What does substisence ranching mean


----------



## twistedcreek

I want to raise beef for me. With two or three to sell. Small herd.


----------



## charloisfarmer

Oh ok I understand now hahs


----------



## charloisfarmer

Do u have facility's I would look into a easier calving breed what are ur costs gonna be hay fencing facilities vet would it be better to go with a smaller breed dexter zebu i like the dexter there perfect size for small pastures


----------



## charloisfarmer

Are u gonna raise purebred or commercial


----------



## twistedcreek

I have pasture. Also plan to plant and harvest grains for feed. I want a breed or crossbreed that has a higher weight than the zebu. Fencing is a cost no matter what you do.


----------



## charloisfarmer

I would go with angus easier calving breed and put on good wait I like charlois put on lots of weight but may have difficult calving those are the breeds I've been raised around although a red angus xcharlois might be good idk I'm young there's lots of options


----------



## twistedcreek

The charlois are one of the breeds I was looking at.
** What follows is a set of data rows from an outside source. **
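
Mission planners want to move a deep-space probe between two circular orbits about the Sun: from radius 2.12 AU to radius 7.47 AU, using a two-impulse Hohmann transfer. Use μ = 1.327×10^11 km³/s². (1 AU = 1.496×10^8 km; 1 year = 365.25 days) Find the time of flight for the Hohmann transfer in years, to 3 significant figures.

In km: r₁ = 2.12 × 1.496×10^8 = 3.17152×10^8 km; r₂ = 7.47 × 1.496×10^8 = 1.117512×10^9 km.
Transfer-ellipse semi-major axis a_t = (r₁ + r₂)/2 = (3.17152×10^8 + 1.117512×10^9)/2 = 7.17332×10^8 km.
Transfer time t = π√(a_t³/μ) = π√((7.17332×10^8)³ / 1.327×10^11) = 1.657×10^8 s.
Converting: 1.657×10^8 s ÷ 3.15576×10^7 s/year (365.25 × 86400) = 5.25 years.

t = 5.25 years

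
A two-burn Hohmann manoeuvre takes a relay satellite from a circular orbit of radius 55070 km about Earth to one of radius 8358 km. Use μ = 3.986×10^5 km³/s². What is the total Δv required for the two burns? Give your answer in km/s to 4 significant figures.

The Hohmann ellipse has a_t = (r₁ + r₂)/2 = 31714 km.
At r₁ the circular-orbit speed is v₁ = √(μ/r₁) = 2.690364 km/s.
Transfer-orbit speed at r₁ (vis-viva): v_a = √[μ(2/r₁ − 1/a_t)] = 1.381137 km/s.
First burn Δv₁ = |v_a − v₁| = 1.30923 km/s.
Circular speed at r₂: v₂ = √(μ/r₂) = 6.90586 km/s.
Transfer-orbit speed at r₂: v_p = √[μ(2/r₂ − 1/a_t)] = 9.10017 km/s.
Second burn Δv₂ = |v₂ − v_p| = 2.19431 km/s.
Δv = Δv₁ + Δv₂ = 1.30923 + 2.19431 = 3.504 km/s.

Δv = 3.504 km/s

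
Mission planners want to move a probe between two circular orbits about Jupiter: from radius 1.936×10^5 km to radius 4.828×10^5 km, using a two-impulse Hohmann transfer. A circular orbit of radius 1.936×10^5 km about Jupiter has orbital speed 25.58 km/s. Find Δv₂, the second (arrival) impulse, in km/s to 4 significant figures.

Δv₂ = 3.943 km/s

From the circular-orbit relation v² = μ/r at r = 1.936×10^5 km: μ = v²r = (25.58)² × 1.936×10^5 = 1.26680×10^8 km³/s².
The Hohmann ellipse has a_t = (r₁ + r₂)/2 = 3.382×10^5 km.
On the circular orbit at r = 4.828×10^5 km, v_c = √(μ/r) = 16.1983 km/s.
Transfer-orbit speed at the same r (vis-viva, a = a_t): v_t = √[μ(2/r − 1/a_t)] = 12.2556 km/s.
Δv₂ = |v_t − v_c| = |12.2556 − 16.1983| = 3.943 km/s.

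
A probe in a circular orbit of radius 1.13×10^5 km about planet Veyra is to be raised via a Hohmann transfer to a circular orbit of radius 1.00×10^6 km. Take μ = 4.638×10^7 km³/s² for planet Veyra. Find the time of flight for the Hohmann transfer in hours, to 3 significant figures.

The Hohmann ellipse has a_t = (r₁ + r₂)/2 = 5.565×10^5 km.
Half the transfer-orbit period gives t = π√(a_t³/μ) = 1.915×10^5 s.
Converting: 1.915×10^5 s ÷ 3600 s/hour = 53.2 hours.

t = 53.2 hours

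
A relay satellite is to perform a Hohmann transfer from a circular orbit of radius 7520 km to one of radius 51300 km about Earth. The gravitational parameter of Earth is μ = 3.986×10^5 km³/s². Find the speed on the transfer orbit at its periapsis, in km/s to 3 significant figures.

v = 9.62 km/s

Semi-major axis of the transfer orbit: a_t = (7520 + 51300)/2 = 29410 km.
At periapsis, r = 7520 km.
Applying v² = μ(2/r − 1/a_t): v = 9.615 km/s.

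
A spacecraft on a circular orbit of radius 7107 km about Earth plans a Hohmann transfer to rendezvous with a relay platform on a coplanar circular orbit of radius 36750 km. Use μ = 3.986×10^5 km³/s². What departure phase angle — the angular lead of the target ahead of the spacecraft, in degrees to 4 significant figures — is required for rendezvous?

φ = 97.03°

Transfer-ellipse semi-major axis a_t = (r₁ + r₂)/2 = (7107 + 36750)/2 = 21928.5 km.
The half-period of the transfer ellipse is t = π√(a_t³/μ) = 16158.3 s.
The target's mean motion on its circular orbit is ω₂ = √(μ/r₂³) = 8.96154×10^-5 rad/s.
Angle swept by the target during transfer: ω₂·t = 1.44803 rad = 82.97°.
Arrival is 180° from departure on the ellipse, so φ = 180° − 82.97° = 97.03°.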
It has been said they do well on natural grasses. I will look up the crossbreed you mentioned. Thx


----------



## charloisfarmer

Ya my grandpa weans charlois calves at 8 months and they weigh around 600-700 pounds on a full grass diet






my grandpas herd he has charlois Holstein reds


----------



## twistedcreek

charloisfarmer said:


> Ya my grandpa weans charlois calves at 8 months and they weigh around 600-700 pounds on a full grass diet
> View attachment 371
> my grandpas herd he has charlois Holstein reds


Any calfing problems ? I have been reading up on the other crossbreed you spoke of. I hope one day my grandkids will take it over and expand


----------



## charloisfarmer

Ya the big problem with charlois is the calving problem that's why I mentioned the semitall or angus cross breed is because pure bred charlois will calve out 100 pound calves like last year my grandpa had 120 pound calf u really got to watch what bull ur pickling out if ur going with purebred my grandpa always wants lots of length a good shoulder and small head and we look at the hips because that's where they can get stuck is at the hips and shoulders u don't want a wide set a hips






that's my grandpas pen of replacement charlois heifer they've since grown out and looked nice


----------



## twistedcreek

Charlois bull to a Hereford or Angus sounds like a better option. From all the snow I'm guessing not in Texas


----------



## charloisfarmer

Ya semitall are lighter framed angus or herford should be fine I hope I can take over my grandpas cows and do the same thing but I would want to expand


----------



## charloisfarmer

Idk does it matter if u put a charlois bull on angus or angus bull on charlois cows like would that affect birth weight or does it matter


----------



## twistedcreek

I'm not sure. Will see if calf weight is effected by bull or cow. I don't want to have trouble with calving if I don't have to. Will look up combo sets and see.


----------



## twistedcreek

Tractor supply website has some good information to start with. Since I'm not raising for any large profit. My herd will remain small about 10. I may do a smaller bull and crossbreed more than one kind of cow. See what fits better. Mine will be table beef anyway.


----------



## charloisfarmer

I think it would affect the weight therefore I would put a smll bull on a larger cow ill try to find that website because I really can't find any good websites on breeding and raising I did have an app once that showed what calves u get when u crossed breeds


----------



## oreana

Look into Lowline. They are 100% Angus but about 40% smaller--easy to handle. They marble well on grass alone and have large ,tender ribeyes. Easy calving too!


----------